Acknowledgments: The authors would like to acknowledge Edna Ndau and Mennonite Economic Development Associates of Canada for carrying out the data collection; Dylan Walters for processing some of the data; and the Tanzania Communication and Development Center for conducting the social marketing intervention. Financial support: The Masava project was supported through a research grant from the International Development Research Centre (IDRC) and Global Affairs Canada (grant number 107790-001). The funding organizations had no role in the design, analysis or writing of this article. Conflict of interest: None.

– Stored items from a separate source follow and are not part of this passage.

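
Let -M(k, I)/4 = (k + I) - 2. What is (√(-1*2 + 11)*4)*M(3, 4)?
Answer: -240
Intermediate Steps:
M(k, I) = 8 - 4*I - 4*k (M(k, I) = -4*((k + I) - 2) = -4*((I + k) - 2) = -4*(-2 + I + k) = 8 - 4*I - 4*k)
(√(-1*2 + 11)*4)*M(3, 4) = (√(-1*2 + 11)*4)*(8 - 4*4 - 4*3) = (√(-2 + 11)*4)*(8 - 16 - 12) = (√9*4)*(-20) = (3*4)*(-20) = 12*(-20) = -240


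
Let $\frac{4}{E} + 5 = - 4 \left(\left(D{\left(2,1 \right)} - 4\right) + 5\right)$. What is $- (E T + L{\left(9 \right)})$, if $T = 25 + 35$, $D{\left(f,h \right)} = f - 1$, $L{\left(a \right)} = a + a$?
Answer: $\frac{6}{13} \approx 0.46154$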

Authorship: D.C.N.W. performed the statistical analysis, interpreted the data and wrote the paper; K.C. provided the theoretical background of social marketing and critically revised the evaluation from a social marketing perspective; T.C.E.M. and S.H. contributed to the study concept and design; N.S. coordinated the study; S.H. and N.S. revised the accuracy of the information presented in the article; and S.H. and K.C. approved the final version of the manuscript. Ethics of human subject participation: This study was conducted according to the guidelines laid down in the Declaration of Helsinki and all procedures involving human subjects were approved by the Office of Research Ethics of the University of Waterloo (ORE file number 20501) and the National Institute for Medical Research of Tanzania (NIMR/HQ/R.8/VOLIX/1299). Verbal consent was obtained from all subjects. Verbal consent was witnessed and formally recorded.